My question is regarding these two cases:

#include <stdio.h>
int *foo1();
int *foo2();

int main()
{
   printf("so it's %d\n",*foo1());
   printf("so it's %d\n",*foo2());
}

int *foo1()
{
   int i1 = 5;
   return &i1;
}

int *foo2()
{
   int i2 = 5;
   int *p = NULL;
   p = &i2;
   return p;
}

case1: When its the case with foo1(), we get an error because we are trying to return a copy of address to main whose data has been deleted(when we exit foo1() function)

case2: But in foo2() , it doesn't give an error though we are returning a copy to a pointer of local variable whose data will be deleted after we exit the foo2() function, why is it so?

TL;DR: why foo2() doesn't give an error but foo1() does?

TIA.

Answer 1

The behaviour of both functions foo1 and foo2 are undefined , in both C and C++.

You are not allowed to dereference a pointer that points to a variable with automatic storage duration that's no longer in scope.

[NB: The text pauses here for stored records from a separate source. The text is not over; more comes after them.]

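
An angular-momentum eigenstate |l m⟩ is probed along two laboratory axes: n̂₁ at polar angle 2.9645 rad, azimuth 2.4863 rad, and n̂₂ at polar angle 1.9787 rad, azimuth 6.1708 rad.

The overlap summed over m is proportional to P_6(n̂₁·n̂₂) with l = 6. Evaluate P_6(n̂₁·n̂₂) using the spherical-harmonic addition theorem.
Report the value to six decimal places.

Term-by-term m-sum for l=6 (normalisation 4π/13 = 0.966644):
  [-6]  conj(Y_{6,-6})(Ω₁) = -0.000010+0.000010i ; Y_{6,-6}(Ω₂) = +0.225775+0.180461i ; Δ = -0.000004+0.000000i
  [-5]  conj(Y_{6,-5})(Ω₁) = -0.000277+0.000038i ; Y_{6,-5}(Ω₂) = -0.366146-0.230539i ; Δ = +0.000110+0.000050i
  [-4]  conj(Y_{6,-4})(Ω₁) = -0.002880-0.001650i ; Y_{6,-4}(Ω₂) = +0.166776+0.080467i ; Δ = -0.000347-0.000507i
  [-3]  conj(Y_{6,-3})(Ω₁) = -0.010334-0.024781i ; Y_{6,-3}(Ω₂) = +0.239366+0.083907i ; Δ = -0.000394-0.006799i
  [-2]  conj(Y_{6,-2})(Ω₁) = +0.037819-0.142044i ; Y_{6,-2}(Ω₂) = -0.271641-0.062106i ; Δ = -0.019095+0.036236i
  [-1]  conj(Y_{6,-1})(Ω₁) = +0.391667-0.301031i ; Y_{6,-1}(Ω₂) = -0.163434-0.018445i ; Δ = -0.069564+0.041974i
  [+0]  conj(Y_{6,0})(Ω₁) = +0.708367-0.000000i ; Y_{6,0}(Ω₂) = +0.293869+0.000000i ; Δ = +0.208167+0.000000i
  [+1]  conj(Y_{6,1})(Ω₁) = -0.391667-0.301031i ; Y_{6,1}(Ω₂) = +0.163434-0.018445i ; Δ = -0.069564-0.041974i
  [+2]  conj(Y_{6,2})(Ω₁) = +0.037819+0.142044i ; Y_{6,2}(Ω₂) = -0.271641+0.062106i ; Δ = -0.019095-0.036236i
  [+3]  conj(Y_{6,3})(Ω₁) = +0.010334-0.024781i ; Y_{6,3}(Ω₂) = -0.239366+0.083907i ; Δ = -0.000394+0.006799i
  [+4]  conj(Y_{6,4})(Ω₁) = -0.002880+0.001650i ; Y_{6,4}(Ω₂) = +0.166776-0.080467i ; Δ = -0.000347+0.000507i
  [+5]  conj(Y_{6,5})(Ω₁) = +0.000277+0.000038i ; Y_{6,5}(Ω₂) = +0.366146-0.230539i ; Δ = +0.000110-0.000050i
  [+6]  conj(Y_{6,6})(Ω₁) = -0.000010-0.000010i ; Y_{6,6}(Ω₂) = +0.225775-0.180461i ; Δ = -0.000004-0.000000i
Accumulated sum +0.029577-0.000000i; after 4π/(2l+1) scaling, +0.028590-0.000000i ⇒ P_6 = 0.028590

0.028590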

Tomorrow, foo2() may well give you an error too. Or the compiler might eat your cat.

Answer 2

In both cases, you are invoking undefined behavior by returning a pointer to a local variable and dereferencing it.

Invoking undefined behavior does not mean you will always crash. It means the behavior of the program is undefined. It could crash, it could output strange results, or it could appear to work properly. As you have seen, this behavior manifests itself in two of these ways in your program.

Making a seemingly unrelated change, such as adding an unused local variable or a printf for debugging, can change the way undefined behavior manifests itself.

Answer 3

Both are undefined behavior, you cannot rely on the compiler giving you warnings for undefined behavior.

You are essentially doing the same thing in both functions and in fact both might result in the same assembly code to be generated.

Answer 4

case1和case2的行为均未定义，您无法将指针返回给局部变量